“Itu cuma mimpi, Bu,” Guru Bisma tersenyum sambil mengenakan helm.
“Itu tampak sangat nyata,Pak. Itu mengerikan. Tidak hanya itu. Kita ada bersama-sama dengan orang-orang beringas itu,” wajah Bu Sri tampak muram.
“Lupakan. Maafkan. Kasihi,” Guru Bisma menyemangati istrinya. Bu Sri mengangguk setuju.
“Jangan lupa meminta izin kepala sekolah untuk pulang lebih awal,”Bu Sri mengingatkan suaminya saat ia sudah menarik sedikit gas dan motor perlahan bergerak.
“Baik, Bu. Aku jalan dulu,” Guru Bisma menjawab sambil bergerak keluar pekarangan rumahnya.
***********
“Ibu…….Ibu……ke sini”, suara seseorang yang sangat dikenal memanggil Bu Sri. Perempuan paruh baya itu berpaling ke segala arah mencari di mana sumber suara. Hiruk pikuk orang yang berkumpul di muara memperlambat Bu Sri mengidentifikasi sumber suara.
“Ibu……kami di sini,”Menik melambai memanggil ibunya dari balik pepohonan bakau. Bu Sri menarik tangan Guru Bisma dan mengajaknya berlari ke sana. Komunikasi antara pasangan suami istri itu tenggelam oleh suara pekikan massa, bunyi tembakan dan sirene.
“Ayo, Bu. Masuk ke sini. Kita harus berlari kembali ke hulu sungai, “Menik memeluk ibunya saat Bu Sri dan Guru Bisma menemui anak perempuan mereka di hutan bakau. Suami Menik dan kedua anaknya memegang tangan Guru Bisma sambil bergegas di depan.

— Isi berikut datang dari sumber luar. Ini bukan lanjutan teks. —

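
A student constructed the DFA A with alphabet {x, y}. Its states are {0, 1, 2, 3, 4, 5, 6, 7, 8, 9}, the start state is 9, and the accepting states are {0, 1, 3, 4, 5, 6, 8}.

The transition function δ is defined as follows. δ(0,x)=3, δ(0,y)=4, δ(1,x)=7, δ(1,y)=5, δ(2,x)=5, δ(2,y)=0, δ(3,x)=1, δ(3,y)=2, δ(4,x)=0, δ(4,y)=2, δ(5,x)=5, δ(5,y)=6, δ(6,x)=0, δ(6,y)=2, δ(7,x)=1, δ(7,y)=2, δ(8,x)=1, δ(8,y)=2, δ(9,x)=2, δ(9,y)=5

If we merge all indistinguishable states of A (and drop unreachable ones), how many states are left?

Reachable states from the start: {0,1,2,3,4,5,6,7,9}. Unreachable: {8} — drop them.
Initial partition by acceptance: {0,1,3,4,5,6} | {2,7,9}.
On input x, block {0,1,3,4,5,6} splits into {0,3,4,5,6} and {1}.
Split {0,3,4,5,6} by δ(·,x) → {0,4,5,6} and {3}.
Refine {0,4,5,6} on symbol x: members go to different blocks, giving {4,5,6} and {0}.
On input x, block {4,5,6} splits into {4,6} and {5}.
On input x, block {2,7,9} splits into {2} and {7} and {9}.
The partition is now stable with 8 blocks: {4,6} | {2} | {1} | {3} | {0} | {5} | {7} | {9}.

8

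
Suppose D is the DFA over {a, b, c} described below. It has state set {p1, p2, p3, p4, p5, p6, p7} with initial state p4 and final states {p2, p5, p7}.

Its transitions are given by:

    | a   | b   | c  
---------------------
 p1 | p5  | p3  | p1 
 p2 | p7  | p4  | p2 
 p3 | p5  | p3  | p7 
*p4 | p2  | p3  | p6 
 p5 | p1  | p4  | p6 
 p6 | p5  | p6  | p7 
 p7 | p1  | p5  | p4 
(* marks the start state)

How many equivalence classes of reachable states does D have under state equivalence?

P0 = {p2,p5,p7} | {p1,p3,p4,p6}.
Refine {p2,p5,p7} on symbol a: members go to different blocks, giving {p5,p7} and {p2}.
Split {p5,p7} by δ(·,b) → {p5} and {p7}.
Refine {p1,p3,p4,p6} on symbol a: members go to different blocks, giving {p1,p3,p6} and {p4}.
Split {p1,p3,p6} by δ(·,c) → {p3,p6} and {p1}.
Stable partition: {p5} | {p3,p6} | {p2} | {p7} | {p4} | {p1} — 6 equivalence classes.

6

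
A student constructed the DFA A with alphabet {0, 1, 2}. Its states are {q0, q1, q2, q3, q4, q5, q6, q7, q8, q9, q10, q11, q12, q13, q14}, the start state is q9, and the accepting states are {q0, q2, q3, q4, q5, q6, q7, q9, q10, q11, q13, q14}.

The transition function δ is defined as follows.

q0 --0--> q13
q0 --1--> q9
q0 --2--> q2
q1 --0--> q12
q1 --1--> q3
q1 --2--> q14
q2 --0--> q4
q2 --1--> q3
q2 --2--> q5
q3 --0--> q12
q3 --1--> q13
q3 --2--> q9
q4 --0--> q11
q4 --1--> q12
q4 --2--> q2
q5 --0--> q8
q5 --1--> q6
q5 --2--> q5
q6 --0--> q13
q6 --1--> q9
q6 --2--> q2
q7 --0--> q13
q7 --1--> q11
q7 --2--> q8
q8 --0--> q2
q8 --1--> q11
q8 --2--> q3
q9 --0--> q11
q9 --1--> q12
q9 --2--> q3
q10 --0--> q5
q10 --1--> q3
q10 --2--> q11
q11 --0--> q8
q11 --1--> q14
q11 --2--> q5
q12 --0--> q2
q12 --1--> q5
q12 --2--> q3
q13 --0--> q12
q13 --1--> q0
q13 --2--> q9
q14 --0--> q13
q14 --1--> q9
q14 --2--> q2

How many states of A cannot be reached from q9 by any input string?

3

BFS from q9 reaches {q0, q2, q3, q4, q5, q6, q8, q9, q11, q12, q13, q14}; the 3 state(s) q1, q7, q10 are never visited.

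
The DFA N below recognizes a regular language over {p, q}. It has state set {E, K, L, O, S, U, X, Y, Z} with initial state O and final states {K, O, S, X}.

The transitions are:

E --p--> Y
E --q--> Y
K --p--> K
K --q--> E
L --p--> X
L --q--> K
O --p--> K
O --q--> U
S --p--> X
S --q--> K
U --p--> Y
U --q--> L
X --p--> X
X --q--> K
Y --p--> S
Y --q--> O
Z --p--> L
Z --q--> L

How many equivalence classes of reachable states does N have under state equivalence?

4

States {Z} cannot be reached from the start state, so discard them.
Start with accepting vs non-accepting: {K,O,S,X} | {E,L,U,Y}.
On input q, block {K,O,S,X} splits into {S,X} and {K,O}.
Refine {E,L,U,Y} on symbol p: members go to different blocks, giving {L,Y} and {E,U}.
Stable partition: {S,X} | {L,Y} | {K,O} | {E,U} — 4 equivalence classes.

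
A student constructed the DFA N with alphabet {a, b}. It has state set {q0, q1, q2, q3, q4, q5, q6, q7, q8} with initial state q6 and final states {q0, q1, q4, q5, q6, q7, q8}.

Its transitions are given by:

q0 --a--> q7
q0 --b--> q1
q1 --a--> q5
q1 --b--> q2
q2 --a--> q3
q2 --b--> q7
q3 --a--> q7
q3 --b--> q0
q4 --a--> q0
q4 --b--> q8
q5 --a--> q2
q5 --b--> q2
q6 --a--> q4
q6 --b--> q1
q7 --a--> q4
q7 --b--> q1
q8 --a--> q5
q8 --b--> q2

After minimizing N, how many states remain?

5

Every state is reachable, so we keep all 9.
P0 = {q0,q1,q4,q5,q6,q7,q8} | {q2,q3}.
Split {q0,q1,q4,q5,q6,q7,q8} by δ(·,a) → {q0,q1,q4,q6,q7,q8} and {q5}.
Refine {q0,q1,q4,q6,q7,q8} on symbol a: members go to different blocks, giving {q0,q4,q6,q7} and {q1,q8}.
Refine {q2,q3} on symbol a: members go to different blocks, giving {q2} and {q3}.
The partition is now stable with 5 blocks: {q0,q4,q6,q7} | {q2} | {q5} | {q1,q8} | {q3}.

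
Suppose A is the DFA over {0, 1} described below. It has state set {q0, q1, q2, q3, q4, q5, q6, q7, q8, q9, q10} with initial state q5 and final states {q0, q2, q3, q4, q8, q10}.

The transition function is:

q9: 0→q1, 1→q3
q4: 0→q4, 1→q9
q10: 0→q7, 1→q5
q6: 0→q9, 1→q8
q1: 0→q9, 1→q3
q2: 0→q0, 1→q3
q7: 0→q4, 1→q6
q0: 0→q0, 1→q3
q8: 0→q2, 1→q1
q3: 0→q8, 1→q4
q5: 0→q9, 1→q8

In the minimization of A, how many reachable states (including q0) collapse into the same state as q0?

First remove the unreachable states {q6,q7,q10}; 8 states remain.
P0 = {q0,q2,q3,q4,q8} | {q1,q5,q9}.
On input 1, block {q0,q2,q3,q4,q8} splits into {q0,q2,q3} and {q4,q8}.
Split {q0,q2,q3} by δ(·,0) → {q0,q2} and {q3}.
On input 1, block {q1,q5,q9} splits into {q1,q9} and {q5}.
Split {q4,q8} by δ(·,0) → {q4} and {q8}.
Stable partition: {q0,q2} | {q1,q9} | {q4} | {q3} | {q5} | {q8} — 6 equivalence classes.
State q0 belongs to the block {q0,q2}, which has 2 states.

2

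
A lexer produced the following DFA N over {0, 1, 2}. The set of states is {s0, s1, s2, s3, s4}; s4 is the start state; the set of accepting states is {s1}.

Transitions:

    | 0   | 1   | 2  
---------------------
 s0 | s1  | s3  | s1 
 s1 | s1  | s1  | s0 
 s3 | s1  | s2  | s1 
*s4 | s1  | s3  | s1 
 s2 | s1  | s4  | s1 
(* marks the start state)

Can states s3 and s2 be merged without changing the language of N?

P0 = {s1} | {s0,s2,s3,s4}.
Stable partition: {s1} | {s0,s2,s3,s4} — 2 equivalence classes.
s3 and s2 lie in the same block of the stable partition, so they are equivalent — no string distinguishes them.

Yes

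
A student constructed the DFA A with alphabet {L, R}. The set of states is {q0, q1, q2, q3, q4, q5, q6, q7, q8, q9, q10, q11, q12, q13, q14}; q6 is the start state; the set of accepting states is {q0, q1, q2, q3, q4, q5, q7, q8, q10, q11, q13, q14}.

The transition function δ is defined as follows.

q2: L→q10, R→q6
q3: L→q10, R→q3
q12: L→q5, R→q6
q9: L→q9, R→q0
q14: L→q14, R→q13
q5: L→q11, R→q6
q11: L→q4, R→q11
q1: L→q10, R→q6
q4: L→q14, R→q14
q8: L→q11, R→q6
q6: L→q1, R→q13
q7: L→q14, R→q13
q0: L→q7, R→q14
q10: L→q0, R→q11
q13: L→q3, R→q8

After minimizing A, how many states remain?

First remove the unreachable states {q2,q5,q9,q12}; 11 states remain.
Initial partition by acceptance: {q0,q1,q3,q4,q7,q8,q10,q11,q13,q14} | {q6}.
On input R, block {q0,q1,q3,q4,q7,q8,q10,q11,q13,q14} splits into {q0,q3,q4,q7,q10,q11,q13,q14} and {q1,q8}.
Split {q0,q3,q4,q7,q10,q11,q13,q14} by δ(·,R) → {q0,q3,q4,q7,q10,q11,q14} and {q13}.
Refine {q0,q3,q4,q7,q10,q11,q14} on symbol R: members go to different blocks, giving {q0,q3,q4,q10,q11} and {q7,q14}.
Refine {q0,q3,q4,q10,q11} on symbol L: members go to different blocks, giving {q3,q10,q11} and {q0,q4}.
Refine {q3,q10,q11} on symbol L: members go to different blocks, giving {q10,q11} and {q3}.
No further refinement is possible. Final partition (7 blocks): {q10,q11} | {q6} | {q1,q8} | {q13} | {q7,q14} | {q0,q4} | {q3}.

7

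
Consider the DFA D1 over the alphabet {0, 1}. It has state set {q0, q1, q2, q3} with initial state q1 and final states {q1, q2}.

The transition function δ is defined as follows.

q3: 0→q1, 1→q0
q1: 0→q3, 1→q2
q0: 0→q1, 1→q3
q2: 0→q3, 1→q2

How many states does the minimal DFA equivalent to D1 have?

P0 = {q1,q2} | {q0,q3}.
The partition is now stable with 2 blocks: {q1,q2} | {q0,q3}.

2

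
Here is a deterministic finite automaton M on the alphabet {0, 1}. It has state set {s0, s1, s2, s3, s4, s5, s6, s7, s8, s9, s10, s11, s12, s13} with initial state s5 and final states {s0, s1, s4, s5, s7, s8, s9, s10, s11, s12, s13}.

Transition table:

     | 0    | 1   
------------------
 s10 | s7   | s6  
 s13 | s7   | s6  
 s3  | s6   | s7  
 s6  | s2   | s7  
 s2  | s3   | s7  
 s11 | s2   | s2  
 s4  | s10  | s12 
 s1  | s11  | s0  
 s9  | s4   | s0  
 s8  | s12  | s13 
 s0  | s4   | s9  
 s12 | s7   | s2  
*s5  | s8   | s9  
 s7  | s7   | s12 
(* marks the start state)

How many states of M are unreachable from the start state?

No path from s5 leads to s1, s11; the other 12 states are all reachable.

2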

“Ini jalan paling aman bagi kita untuk kembali. Hutan bakau ini memungkinkan kita berjalan melewati delta sungai dan kembali ke jalan dari mana kita datang. Kembali melalui tepi muara besar risikonya. Ayo, Bu. Kita pasti keluar dari sini,” Menik memeluk bahu ibunya sambil terus menyemangatinya.”
Di sini akhir aliran sungai. Saat air tawar dan air laut bertemu. Di sini akhir masa. Saat yang lampau dan yang kemudian bertemu. Bercampur. Serasa payau. Setengah tawar, setengah asin. Meski begitu, keduanya berbeda. Berbeda lingkungan. Berbeda pohon. Berbeda hewan. Tak ada yang perlu disesali.